Master Thesis Defense Session

Master Thesis Defense Session by Sina Eshraghi Samani, Improving a formal Persian automatic speech recognition system based on deep learning

News Code: 19

Publishing Date: 21 Sep 2022 22:37

In The Name of God

Master Thesis Defense Session

Computer Engineering, Artificial Intelligence Engineering​



Dr. Peyman Adibi

Dr. Ali Reza Darvishy


Internal Reviewer:

Dr. Hamid Reza Baradaran Kashani


External Reviewer:

Dr. Mohammad Reza Yazdchi



Sina Eshraghi Samani


Date: : 21 September 2022

Time: : 2:00 PM



Ansari building, Third floor, Dr. Braani Hall



Improving a formal Persian automatic speech recognition system based on deep learning​

In this project, an attempt is made to create a well-functioning speech recognition system for the Persian language. Hence, some of the currently advanced models have already been implemented and after examining the results, the model that shows the best performance will be selected. Then, by further studying the structure of the selected model, it is tried to improve the performance characteristics of the speech recognition system by making changes in the structure of the model.
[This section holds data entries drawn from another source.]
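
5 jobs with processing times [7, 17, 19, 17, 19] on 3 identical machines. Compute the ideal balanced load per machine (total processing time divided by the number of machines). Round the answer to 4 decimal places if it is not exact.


Total processing time = 7 + 17 + 19 + 17 + 19 = 79
Number of machines = 3
Ideal balanced load = 79 / 3 = 26.3333

26.3333


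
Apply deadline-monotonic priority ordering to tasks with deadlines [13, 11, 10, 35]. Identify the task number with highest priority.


Sort tasks by relative deadline (ascending):
  Task 3: deadline = 10
  Task 2: deadline = 11
  Task 1: deadline = 13
  Task 4: deadline = 35
Priority order (highest first): [3, 2, 1, 4]
Highest priority task = 3

3


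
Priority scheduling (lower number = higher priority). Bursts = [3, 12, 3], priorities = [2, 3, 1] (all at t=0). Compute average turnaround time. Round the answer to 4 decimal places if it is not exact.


Sort by priority (ascending = highest first):
Order: [(1, 3), (2, 3), (3, 12)]
Completion times:
  Priority 1, burst=3, C=3
  Priority 2, burst=3, C=6
  Priority 3, burst=12, C=18
Average turnaround = 27/3 = 9.0

9.0


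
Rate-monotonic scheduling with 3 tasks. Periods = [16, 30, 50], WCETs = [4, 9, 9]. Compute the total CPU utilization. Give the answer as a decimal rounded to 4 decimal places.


Compute individual utilizations (exact fractions):
  Task 1: C/T = 4/16 = 1/4 (approx. 0.25)
  Task 2: C/T = 9/30 = 3/10 (approx. 0.3)
  Task 3: C/T = 9/50 (approx. 0.18)
Total utilization U = 1/4 + 3/10 + 9/50 = 73/100
Rounded to 4 decimal places: U = 0.7300
RM (Liu & Layland) bound for 3 tasks = 0.779763; compare with U = 73/100 (approx. 0.730000)
U <= bound, so schedulable by RM sufficient condition.

0.7300


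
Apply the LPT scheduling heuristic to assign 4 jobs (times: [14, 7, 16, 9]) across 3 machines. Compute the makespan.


Sort jobs in decreasing order (LPT): [16, 14, 9, 7]
Assign each job to the least loaded machine:
  Machine 1: jobs [16], load = 16
  Machine 2: jobs [14], load = 14
  Machine 3: jobs [9, 7], load = 16
Makespan = max load = 16

16


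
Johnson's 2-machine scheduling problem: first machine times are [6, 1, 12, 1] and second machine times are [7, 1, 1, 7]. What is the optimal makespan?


Apply Johnson's rule:
  Group 1 (a <= b): [(2, 1, 1), (4, 1, 7), (1, 6, 7)]
  Group 2 (a > b): [(3, 12, 1)]
Optimal job order: [2, 4, 1, 3]
Schedule:
  Job 2: M1 done at 1, M2 done at 2
  Job 4: M1 done at 2, M2 done at 9
  Job 1: M1 done at 8, M2 done at 16
  Job 3: M1 done at 20, M2 done at 21
Makespan = 21

21


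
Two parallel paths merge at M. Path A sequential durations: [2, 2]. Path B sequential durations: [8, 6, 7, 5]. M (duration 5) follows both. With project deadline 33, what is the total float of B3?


Forward pass: ES(B3) = sum of predecessors on chain B = 14
EF = ES + duration = 14 + 7 = 21
Backward pass: LF(M) = deadline = 33; LS(M) = 33 - 5 = 28
LF(B3) = LS(M) - sum(successors on chain B) = 28 - 5 = 23
LS = LF - duration = 23 - 7 = 16
Total float = LS - ES = 16 - 14 = 2

2


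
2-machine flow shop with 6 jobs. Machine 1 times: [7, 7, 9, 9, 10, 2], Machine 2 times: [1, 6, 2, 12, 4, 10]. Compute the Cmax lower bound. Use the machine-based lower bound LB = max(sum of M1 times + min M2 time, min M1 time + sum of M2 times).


LB1 = sum(M1 times) + min(M2 times) = 44 + 1 = 45
LB2 = min(M1 times) + sum(M2 times) = 2 + 35 = 37
Lower bound = max(LB1, LB2) = max(45, 37) = 45

45


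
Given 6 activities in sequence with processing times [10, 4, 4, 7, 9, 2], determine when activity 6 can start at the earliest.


Activity 6 starts after activities 1 through 5 complete.
Predecessor durations: [10, 4, 4, 7, 9]
ES = 10 + 4 + 4 + 7 + 9 = 34

34


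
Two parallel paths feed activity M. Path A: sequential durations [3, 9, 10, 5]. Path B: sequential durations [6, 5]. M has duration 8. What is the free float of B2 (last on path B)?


ES(B2) = sum of predecessors on chain B = 6
EF(B2) = ES + duration = 6 + 5 = 11
Successor of B2 is M. ES(M) = max(sum(A), sum(B)) = max(27, 11) = 27
Free float = ES(successor) - EF(current) = 27 - 11 = 16

16


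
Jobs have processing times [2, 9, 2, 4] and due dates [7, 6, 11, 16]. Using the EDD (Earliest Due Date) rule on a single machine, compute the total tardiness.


Sort by due date (EDD order): [(9, 6), (2, 7), (2, 11), (4, 16)]
Compute completion times and tardiness:
  Job 1: p=9, d=6, C=9, tardiness=max(0,9-6)=3
  Job 2: p=2, d=7, C=11, tardiness=max(0,11-7)=4
  Job 3: p=2, d=11, C=13, tardiness=max(0,13-11)=2
  Job 4: p=4, d=16, C=17, tardiness=max(0,17-16)=1
Total tardiness = 10

10


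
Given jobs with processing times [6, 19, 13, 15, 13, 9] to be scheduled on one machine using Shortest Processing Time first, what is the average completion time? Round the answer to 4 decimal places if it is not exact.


Sort jobs by processing time (SPT order): [6, 9, 13, 13, 15, 19]
Compute completion times sequentially:
  Job 1: processing = 6, completes at 6
  Job 2: processing = 9, completes at 15
  Job 3: processing = 13, completes at 28
  Job 4: processing = 13, completes at 41
  Job 5: processing = 15, completes at 56
  Job 6: processing = 19, completes at 75
Sum of completion times = 221
Average completion time = 221/6 = 36.8333

36.8333


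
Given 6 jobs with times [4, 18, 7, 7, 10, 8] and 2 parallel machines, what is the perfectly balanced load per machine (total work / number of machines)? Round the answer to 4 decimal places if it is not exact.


Total processing time = 4 + 18 + 7 + 7 + 10 + 8 = 54
Number of machines = 2
Ideal balanced load = 54 / 2 = 27.0

27.0


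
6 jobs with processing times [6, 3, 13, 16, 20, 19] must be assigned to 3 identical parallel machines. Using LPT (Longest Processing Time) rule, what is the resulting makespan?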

After implementing and checking the results of some advanced models, the CRDNN model provides the best results. By examining more and more deeply the different parts of this model of encoding and decoding, the changes in each of them will improve the efficiency of the models. The encoder part of this model consists of the combination of CNNs, RNNs and DNNs blocks. The structure of the CNNs blocks of this model is inspired by the VGG model. Here this structure is modified by the inspiration of the ResNet network, and in parts of the CNNs block, instead of using the normal convolution layer, the depthwise separable convolution layer is used. In the decoder part, a language model based on basic LSTM along with BPE tokenization method with 1000 tokens is used. In addition, in order to make the speech recognition system more resistant to noise, augmentation technique has also been used. After performing various tests on the Persian Mozilla common voice dataset, the results show the improvement of performance criteria. WER and CER criteria were improved by 4.13% and 2.1%, respectively, about 1-2% compared to the base model. The number of model parameters was also reduced.